Bayesian inference provides a cogent account of how the brain combines sensory information with "priors" based on past experience to guide many behaviors, including smooth pursuit eye movements. We now demonstrate very rapid adaptation of the pursuit system's priors for target direction and speed. We go on to leverage that adaptation to outline possible neural mechanisms that could cause pursuit to show features consistent with Bayesian inference. Adaptation of the prior causes changes in the eye speed and direction at the initiation of pursuit. The adaptation appears after a single trial and accumulates over repeated exposure to a given history of target speeds and directions. The influence of the priors depends on the reliability of visual motion signals: priors are more effective against the visual motion signals provided by low-contrast vs. high-contrast targets. Adaptation of the direction prior generalizes to eye speed and vice versa, suggesting that both priors could be controlled by a single neural mechanism. We conclude that the pursuit system can learn the statistics of visual motion rapidly and use those statistics to guide future behavior. Furthermore, a model that adjusts the gain of visual-motor transmission predicts the effects of recent experience on pursuit direction and speed, as well as the specifics of the generalization between the priors for speed and direction. We suggest that Bayesian inference in pursuit behavior is implemented by distinctly non-Bayesian internal mechanisms that use the smooth eye movement region of the frontal eye fields to control of the gain of visual-motor transmission. Bayesian inference can account for the interaction between sensory data and past experience in many behaviors. Here, we show, using smooth pursuit eye movements, that the priors based on past experience can be adapted over a very short time frame.
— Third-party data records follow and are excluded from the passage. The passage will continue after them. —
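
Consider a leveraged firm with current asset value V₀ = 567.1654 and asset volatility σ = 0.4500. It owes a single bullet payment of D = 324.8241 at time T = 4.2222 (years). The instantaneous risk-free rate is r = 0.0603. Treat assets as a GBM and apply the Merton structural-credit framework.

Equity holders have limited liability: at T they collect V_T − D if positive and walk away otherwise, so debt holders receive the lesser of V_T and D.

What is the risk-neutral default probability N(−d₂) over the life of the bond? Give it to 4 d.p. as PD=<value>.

PD=0.3388

d₁ = [ln(V₀/D) + (r + σ²/2)T] / (σ√T)
   = [ln(567.1654/324.8241) + (0.0603 + 0.5·0.4500²)·4.2222] / (0.4500·√4.2222)
   = [0.557367 + 0.682096] / 0.924660 = 1.340454
d₂ = d₁ − σ√T = 1.340454 − 0.924660 = 0.415794
risk-neutral PD = N(−d₂) = N(-0.415794) = 0.338780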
We also show that a single model based on direction-specific adaptation of the strength of visual-motor transmission can explain the implementation and adaptation of priors for both target direction and target speed.
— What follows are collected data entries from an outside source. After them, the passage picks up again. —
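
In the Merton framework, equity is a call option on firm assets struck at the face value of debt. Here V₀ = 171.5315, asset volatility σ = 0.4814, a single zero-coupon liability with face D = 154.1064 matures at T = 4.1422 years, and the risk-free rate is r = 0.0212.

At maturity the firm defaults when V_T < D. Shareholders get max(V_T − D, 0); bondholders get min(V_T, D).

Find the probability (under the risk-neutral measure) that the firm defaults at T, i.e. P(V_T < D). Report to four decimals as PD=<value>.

d₁ = [ln(V₀/D) + (r + σ²/2)T] / (σ√T)
   = [ln(171.5315/154.1064) + (0.0212 + 0.5·0.4814²)·4.1422] / (0.4814·√4.1422)
   = [0.107124 + 0.567784] / 0.979764 = 0.688847
d₂ = d₁ − σ√T = 0.688847 − 0.979764 = -0.290918
risk-neutral PD = N(−d₂) = N(0.290918) = 0.614443

PD=0.6144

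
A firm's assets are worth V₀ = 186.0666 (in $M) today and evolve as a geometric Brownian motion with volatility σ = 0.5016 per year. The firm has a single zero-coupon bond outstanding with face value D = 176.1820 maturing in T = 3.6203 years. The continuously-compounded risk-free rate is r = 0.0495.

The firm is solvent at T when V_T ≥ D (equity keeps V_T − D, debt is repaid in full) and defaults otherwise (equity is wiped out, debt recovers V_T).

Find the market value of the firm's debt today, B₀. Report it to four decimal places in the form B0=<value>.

B0=103.8587

d₁ = [ln(V₀/D) + (r + σ²/2)T] / (σ√T)
   = [ln(186.0666/176.1820) + (0.0495 + 0.5·0.5016²)·3.6203] / (0.5016·√3.6203)
   = [0.054587 + 0.634643] / 0.954399 = 0.722162
d₂ = d₁ − σ√T = 0.722162 − 0.954399 = -0.232237
N(d₁) = 0.764903,  N(d₂) = 0.408177,  e^(−rT) = 0.835935
E₀ = V₀·N(d₁) − D·e^(−rT)·N(d₂)
   = 186.0666·0.764903 − 176.1820·0.835935·0.408177 = 82.207866
B₀ = V₀ − E₀ = 186.0666 − 82.207866 = 103.858734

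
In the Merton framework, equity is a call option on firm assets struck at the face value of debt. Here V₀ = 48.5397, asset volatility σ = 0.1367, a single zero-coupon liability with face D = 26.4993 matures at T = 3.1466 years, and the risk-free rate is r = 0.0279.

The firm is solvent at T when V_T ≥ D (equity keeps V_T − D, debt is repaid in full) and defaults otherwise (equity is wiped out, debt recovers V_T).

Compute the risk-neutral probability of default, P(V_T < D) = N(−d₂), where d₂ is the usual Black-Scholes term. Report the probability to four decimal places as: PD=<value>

PD=0.0031

d₁ = [ln(V₀/D) + (r + σ²/2)T] / (σ√T)
   = [ln(48.5397/26.4993) + (0.0279 + 0.5·0.1367²)·3.1466] / (0.1367·√3.1466)
   = [0.605264 + 0.117190] / 0.242487 = 2.979346
d₂ = d₁ − σ√T = 2.979346 − 0.242487 = 2.736858
risk-neutral PD = N(−d₂) = N(-2.736858) = 0.003101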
贝叶斯推理为大脑如何将感官信息与基于过去经验的“先验信息”相结合以指导多种行为(包括平稳跟踪眼球运动)提供了一个有说服力的解释。我们现在证明了跟踪系统关于目标方向和速度的先验信息能非常快速地适应。我们接着利用这种适应来勾勒可能导致跟踪表现出与贝叶斯推理一致特征的神经机制。先验信息的适应会在跟踪开始时引起眼球速度和方向的变化。这种适应在单次试验后就会出现,并在反复接触给定的目标速度和方向历史记录时累积。先验信息的影响取决于视觉运动信号的可靠性:相对于高对比度目标提供的视觉运动信号,先验信息对低对比度目标提供的视觉运动信号的作用更有效。方向先验信息的适应会推广到眼球速度,反之亦然,这表明这两种先验信息可能由单一神经机制控制。我们得出结论,跟踪系统能够快速学习视觉运动的统计信息,并利用这些统计信息来指导未来行为。此外,一个调整视觉运动传递增益的模型可以预测近期经验对跟踪方向和速度的影响,以及速度和方向先验信息之间泛化的具体情况。我们认为,跟踪行为中的贝叶斯推理是由明显非贝叶斯的内部机制实现的,这些机制利用额叶眼区的平稳眼球运动区域来控制视觉运动传递的增益。贝叶斯推理可以解释许多行为中感官数据与过去经验之间的相互作用。在这里,我们通过平稳跟踪眼球运动表明,基于过去经验的先验信息可以在非常短的时间框架内得到适应。我们还表明,一个基于视觉运动传递强度的方向特异性适应的单一模型可以解释目标方向和目标速度先验信息的实现和适应。